I'll go out on a limb and guess you meant the 2nd book (the red one.) If that's what you meant, they are different books. The 2nd book builds directly on the foundation of the 1st book. I personally found the 2nd book to be more of what I was actually looking for (self-disciple, goals, learning, focus, etc.) since the 1st book deals mainly with tilt, fear, etc. (something that I had very few problems with.) Having said that, I don't think the 1st book should be skipped. I say this because even I found some minor tilt that I wasn't aware of before reading it (and I would have said before reading it that I don't tilt at all, which would've been wrong technically ... I just didn't tilt very much.) The author also says something like: the finer points within the 2nd book are things that become more difficult to improve on if you suffer from any problems that are covered in the 1st book (which is why he started there.)

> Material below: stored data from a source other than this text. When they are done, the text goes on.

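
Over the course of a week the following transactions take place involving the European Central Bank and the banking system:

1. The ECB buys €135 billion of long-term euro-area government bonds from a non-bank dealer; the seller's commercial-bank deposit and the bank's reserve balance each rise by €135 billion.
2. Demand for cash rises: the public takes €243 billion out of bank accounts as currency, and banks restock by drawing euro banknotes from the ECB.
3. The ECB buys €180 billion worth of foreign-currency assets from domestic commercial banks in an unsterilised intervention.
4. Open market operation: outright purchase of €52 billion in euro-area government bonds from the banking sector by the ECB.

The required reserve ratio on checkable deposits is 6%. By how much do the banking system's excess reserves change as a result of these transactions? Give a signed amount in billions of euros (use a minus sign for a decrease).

+€130.48 billion

Asset purchase (from non-banks) €135 billion: reserves +€135B, deposits +€135B.
Currency withdrawal €243 billion: reserves −€243B, deposits −€243B.
FX purchase €180 billion: reserves +€180B, deposits 0.
OMO purchase (from banks) €52 billion: reserves +€52B, deposits 0.
Totals: Δreserves = +€124B, Δdeposits = −€108B.
Δrequired reserves = 6% × −€108B = −€6.48B.
Δexcess reserves = Δreserves − Δrequired = +€124B − (−€6.48B) = +€130.48 billion.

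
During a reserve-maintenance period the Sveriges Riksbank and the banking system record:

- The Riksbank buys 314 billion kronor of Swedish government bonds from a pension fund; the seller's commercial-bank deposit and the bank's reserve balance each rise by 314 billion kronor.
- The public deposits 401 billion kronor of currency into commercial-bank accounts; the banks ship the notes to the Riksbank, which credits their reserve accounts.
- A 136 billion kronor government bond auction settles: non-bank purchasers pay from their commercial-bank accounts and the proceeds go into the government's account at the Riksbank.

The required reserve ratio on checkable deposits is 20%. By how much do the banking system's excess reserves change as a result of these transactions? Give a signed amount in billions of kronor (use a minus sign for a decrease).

Asset purchase (from non-banks) 314 billion kronor: reserves +314B, deposits +314B.
Currency deposit 401 billion kronor: reserves +401B, deposits +401B.
Government account inflow 136 billion kronor: reserves −136B, deposits −136B.
Totals: Δreserves = +579B, Δdeposits = +579B.
Δrequired reserves = 20% × +579B = +115.8B.
Δexcess reserves = Δreserves − Δrequired = +579B − (+115.8B) = +463.2 billion.

+463.2 billion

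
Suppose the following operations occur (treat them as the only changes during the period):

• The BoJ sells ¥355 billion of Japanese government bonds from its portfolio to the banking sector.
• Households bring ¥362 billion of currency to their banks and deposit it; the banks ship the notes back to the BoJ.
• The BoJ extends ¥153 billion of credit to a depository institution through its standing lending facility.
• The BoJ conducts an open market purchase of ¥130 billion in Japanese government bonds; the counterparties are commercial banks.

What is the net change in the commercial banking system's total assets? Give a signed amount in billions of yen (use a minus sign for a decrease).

OMO sale (to banks) ¥355 billion: just an asset swap on bank balance sheets → 0.
Currency deposit ¥362 billion: bank balance sheets expand → +¥362B.
Discount-window loan ¥153 billion: bank balance sheets expand → +¥153B.
OMO purchase (from banks) ¥130 billion: just an asset swap on bank balance sheets → 0.
Net: 0 + 362 + 153 + 0 = +¥515 billion.

+¥515 billion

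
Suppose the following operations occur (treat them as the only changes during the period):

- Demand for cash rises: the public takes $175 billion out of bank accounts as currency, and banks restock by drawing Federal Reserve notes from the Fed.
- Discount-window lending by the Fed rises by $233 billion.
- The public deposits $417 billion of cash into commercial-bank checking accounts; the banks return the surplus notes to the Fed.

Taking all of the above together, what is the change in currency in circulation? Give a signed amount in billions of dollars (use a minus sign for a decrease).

Currency withdrawal $175 billion: notes leave the central bank → +$175B.
Discount-window loan $233 billion: no currency enters or leaves circulation → 0.
Currency deposit $417 billion: notes return to the central bank → −$417B.
Net: 175 + 0 − 417 = -$242 billion.

-$242 billion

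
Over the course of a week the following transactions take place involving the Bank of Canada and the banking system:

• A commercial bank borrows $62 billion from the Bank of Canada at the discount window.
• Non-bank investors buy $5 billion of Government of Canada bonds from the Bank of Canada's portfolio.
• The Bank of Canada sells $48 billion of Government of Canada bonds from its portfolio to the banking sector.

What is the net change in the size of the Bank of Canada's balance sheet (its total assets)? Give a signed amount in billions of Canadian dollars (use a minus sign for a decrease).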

If you really meant 2nd edition, then I just wasted some time out of all of our lives
and it's as statmanhal said:
Quote:
Originally Posted by statmanhal
a 2nd edition is usually an updated version of the first edition. Can include the following: errors are corrected, existing theory and practice are updated, new theory is introduced, trends are identified, examples are expanded, index is added. etc.
I haven't looked it up since the day I bought the book, so I'm not aware if there is a 2nd edition or not. I'm honestly too lazy to look it up now and it was just easier for me to type all of this.
I don't want to discourage you from asking questions, but simply looking at the table of contents would probably have answered your question either way. 2p2 can be pretty rude in some other parts of the forum.
I hope one of us answered your Q. GL.
p.s. If there is a 2nd edition, I'd appreciate you letting us lazy folks know.